Note: Keep in mind that deleting old binary log files can affect point-in-time recovery and replication capabilities, so it's important to only delete files that are no longer needed.
Additionally, it's recommended to take a backup before deleting any binary log files in case you need to restore to a point before the binary logs were purged.
How to "automate" the purge of old binary logs?
Connect to your MySQL server using the MySQL client or any other database management tool such as PhpMyAdmin, MySQL Workbench, etc.
Run the following command to set the expire_logs_days global variable to the number of days that you want to keep binary logs for:
SET GLOBAL expire_logs_days = 1;
How to skip bin logs?
- To skip bin logs, you can set the skip-log-bin configuration option directly in the docker-compose.yaml file using the command option.

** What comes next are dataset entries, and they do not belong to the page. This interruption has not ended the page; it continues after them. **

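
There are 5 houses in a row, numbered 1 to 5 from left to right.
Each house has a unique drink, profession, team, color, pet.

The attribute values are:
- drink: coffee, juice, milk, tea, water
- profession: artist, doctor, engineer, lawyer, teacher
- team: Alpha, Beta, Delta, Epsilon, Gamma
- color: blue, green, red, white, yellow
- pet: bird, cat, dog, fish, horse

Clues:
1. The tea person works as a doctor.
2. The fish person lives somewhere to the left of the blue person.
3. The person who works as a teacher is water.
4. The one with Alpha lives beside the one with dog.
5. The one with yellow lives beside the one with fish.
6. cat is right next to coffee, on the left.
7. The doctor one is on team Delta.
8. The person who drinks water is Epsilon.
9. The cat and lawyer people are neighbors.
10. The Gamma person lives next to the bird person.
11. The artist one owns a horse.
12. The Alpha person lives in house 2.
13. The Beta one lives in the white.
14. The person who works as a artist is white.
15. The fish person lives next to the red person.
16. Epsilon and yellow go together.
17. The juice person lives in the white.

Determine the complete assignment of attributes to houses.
Solution:

House | Drink | Profession | Team | Color | Pet
-----------------------------------------------
  1   | water | teacher | Epsilon | yellow | cat
  2   | coffee | lawyer | Alpha | green | fish
  3   | milk | engineer | Gamma | red | dog
  4   | tea | doctor | Delta | blue | bird
  5   | juice | artist | Beta | white | horse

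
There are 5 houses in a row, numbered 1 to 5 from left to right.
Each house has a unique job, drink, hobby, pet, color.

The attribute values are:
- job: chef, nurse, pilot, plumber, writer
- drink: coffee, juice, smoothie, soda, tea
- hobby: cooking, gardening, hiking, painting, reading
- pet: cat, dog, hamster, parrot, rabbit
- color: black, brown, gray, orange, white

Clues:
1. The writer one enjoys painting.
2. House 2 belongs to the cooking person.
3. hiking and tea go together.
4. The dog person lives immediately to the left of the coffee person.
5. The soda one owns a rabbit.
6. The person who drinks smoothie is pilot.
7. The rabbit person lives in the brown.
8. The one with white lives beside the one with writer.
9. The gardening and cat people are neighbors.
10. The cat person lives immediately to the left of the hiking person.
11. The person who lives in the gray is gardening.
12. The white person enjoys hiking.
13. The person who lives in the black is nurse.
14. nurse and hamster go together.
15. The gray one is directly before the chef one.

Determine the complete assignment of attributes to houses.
Solution:

House | Job | Drink | Hobby | Pet | Color
-----------------------------------------
  1   | pilot | smoothie | gardening | dog | gray
  2   | chef | coffee | cooking | cat | orange
  3   | plumber | tea | hiking | parrot | white
  4   | writer | soda | painting | rabbit | brown
  5   | nurse | juice | reading | hamster | black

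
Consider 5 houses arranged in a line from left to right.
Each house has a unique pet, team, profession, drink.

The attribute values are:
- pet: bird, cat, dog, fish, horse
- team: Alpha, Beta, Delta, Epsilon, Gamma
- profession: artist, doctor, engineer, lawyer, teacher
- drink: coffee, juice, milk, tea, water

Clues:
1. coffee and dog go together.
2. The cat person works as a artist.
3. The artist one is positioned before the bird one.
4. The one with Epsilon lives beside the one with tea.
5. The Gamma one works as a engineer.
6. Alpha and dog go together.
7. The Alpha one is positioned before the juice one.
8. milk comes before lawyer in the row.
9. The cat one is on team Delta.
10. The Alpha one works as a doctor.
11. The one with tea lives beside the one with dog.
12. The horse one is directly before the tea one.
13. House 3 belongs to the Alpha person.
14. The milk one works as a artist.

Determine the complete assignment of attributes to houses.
Solution:

House | Pet | Team | Profession | Drink
---------------------------------------
  1   | horse | Epsilon | teacher | water
  2   | fish | Gamma | engineer | tea
  3   | dog | Alpha | doctor | coffee
  4   | cat | Delta | artist | milk
  5   | bird | Beta | lawyer | juice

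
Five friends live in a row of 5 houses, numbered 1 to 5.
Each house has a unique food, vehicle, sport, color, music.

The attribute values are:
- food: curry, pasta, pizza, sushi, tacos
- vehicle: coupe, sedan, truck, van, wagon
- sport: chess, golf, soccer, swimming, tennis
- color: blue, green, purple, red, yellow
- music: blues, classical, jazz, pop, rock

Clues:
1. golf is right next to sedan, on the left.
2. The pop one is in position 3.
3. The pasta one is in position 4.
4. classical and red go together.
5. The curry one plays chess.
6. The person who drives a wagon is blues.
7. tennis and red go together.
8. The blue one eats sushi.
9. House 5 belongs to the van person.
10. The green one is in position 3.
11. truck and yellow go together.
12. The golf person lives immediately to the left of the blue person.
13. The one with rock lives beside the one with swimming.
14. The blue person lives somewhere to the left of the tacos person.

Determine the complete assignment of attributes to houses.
Solution:

House | Food | Vehicle | Sport | Color | Music
----------------------------------------------
  1   | pizza | truck | golf | yellow | rock
  2   | sushi | sedan | swimming | blue | jazz
  3   | curry | coupe | chess | green | pop
  4   | pasta | wagon | soccer | purple | blues
  5   | tacos | van | tennis | red | classical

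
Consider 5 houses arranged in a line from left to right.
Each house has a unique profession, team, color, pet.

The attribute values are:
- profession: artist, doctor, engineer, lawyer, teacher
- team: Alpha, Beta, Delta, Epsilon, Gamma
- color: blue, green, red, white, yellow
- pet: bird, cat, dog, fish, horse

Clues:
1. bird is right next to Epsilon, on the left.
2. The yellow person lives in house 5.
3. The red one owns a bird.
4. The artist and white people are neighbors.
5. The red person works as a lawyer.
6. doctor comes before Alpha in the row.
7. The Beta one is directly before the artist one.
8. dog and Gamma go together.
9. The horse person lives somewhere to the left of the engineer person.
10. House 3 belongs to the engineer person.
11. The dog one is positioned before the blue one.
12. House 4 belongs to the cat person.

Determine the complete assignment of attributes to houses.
Solution:

House | Profession | Team | Color | Pet
---------------------------------------
  1   | lawyer | Beta | red | bird
  2   | artist | Epsilon | green | horse
  3   | engineer | Gamma | white | dog
  4   | doctor | Delta | blue | cat
  5   | teacher | Alpha | yellow | fish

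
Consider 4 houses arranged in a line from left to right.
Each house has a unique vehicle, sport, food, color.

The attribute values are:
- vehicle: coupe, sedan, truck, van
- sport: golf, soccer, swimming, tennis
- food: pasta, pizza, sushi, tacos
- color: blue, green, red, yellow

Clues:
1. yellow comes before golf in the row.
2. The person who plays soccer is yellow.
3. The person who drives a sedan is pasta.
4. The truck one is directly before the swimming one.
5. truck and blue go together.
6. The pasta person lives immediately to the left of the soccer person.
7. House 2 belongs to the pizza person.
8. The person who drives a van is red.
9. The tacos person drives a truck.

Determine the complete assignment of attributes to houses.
Solution:

House | Vehicle | Sport | Food | Color
--------------------------------------
  1   | sedan | tennis | pasta | green
  2   | coupe | soccer | pizza | yellow
  3   | truck | golf | tacos | blue
  4   | van | swimming | sushi | red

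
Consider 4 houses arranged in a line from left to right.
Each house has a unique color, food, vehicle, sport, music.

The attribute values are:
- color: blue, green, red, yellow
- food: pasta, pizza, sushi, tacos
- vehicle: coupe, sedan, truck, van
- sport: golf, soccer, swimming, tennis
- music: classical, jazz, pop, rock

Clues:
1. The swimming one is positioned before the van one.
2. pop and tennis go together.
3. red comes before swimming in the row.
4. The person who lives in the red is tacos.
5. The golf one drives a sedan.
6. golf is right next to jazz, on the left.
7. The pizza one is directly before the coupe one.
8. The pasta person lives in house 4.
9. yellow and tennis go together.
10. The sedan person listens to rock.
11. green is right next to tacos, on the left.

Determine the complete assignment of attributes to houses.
Solution:

House | Color | Food | Vehicle | Sport | Music
----------------------------------------------
  1   | green | pizza | sedan | golf | rock
  2   | red | tacos | coupe | soccer | jazz
  3   | blue | sushi | truck | swimming | classical
  4   | yellow | pasta | van | tennis | pop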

Here's an example of how to do this:
services:
mysql:
image: mysql:8
volumes:
- mysql-storage:/var/lib/mysql
restart: always
ports:
- "127.0.0.1:3306:3306"
environment:
MYSQL_ROOT_PASSWORD: admin
MYSQL_DATABASE: lake
MYSQL_USER: merico
MYSQL_PASSWORD: merico
command:
--character-set-server=utf8mb4
--collation-server=utf8mb4_bin
--skip-log-bin
- After making the changes, you can restart the MySQL container using the following command:
docker-compose restart mysql
How to connect mysql server which requires SSL?
- Skip-verifying the SSL certificate: you can add &tls=skip-verify to DB_URL variable, for example:
DB_URL=mysql://merico:merico@localhost:3306/lake?charset=utf8mb4&parseTime=True&loc=UTC&tls=skip-verify
- Verify the SSL certificate: you can add &tls=custom&ca-cert=/path/to/your/ca-certificate.crt to DB_URL variable, for example:Note: in Python plugins, it will fallback to the
DB_URL=mysql://merico:merico@lake.mysql.database.azure.com:3306/lake?charset=utf8mb4&parseTime=True&tls=custom&ca-cert=/path/to/your/DigiCertGlobalRootCA.crt.pem
skip-verify
policy.
How to skip "subtask collectGitCommits ended unexpectedly, deadlock found when trying to get lock"?
When users have large repositories with a substantial number of commit files to collect, it can lead to the following issues:
1. The time to collect Git data is too long
2. Errors occurred while writing data to the DevLake database
To address this, you can bypass this step by setting the SKIP_COMMIT_FILES=true in the .env file.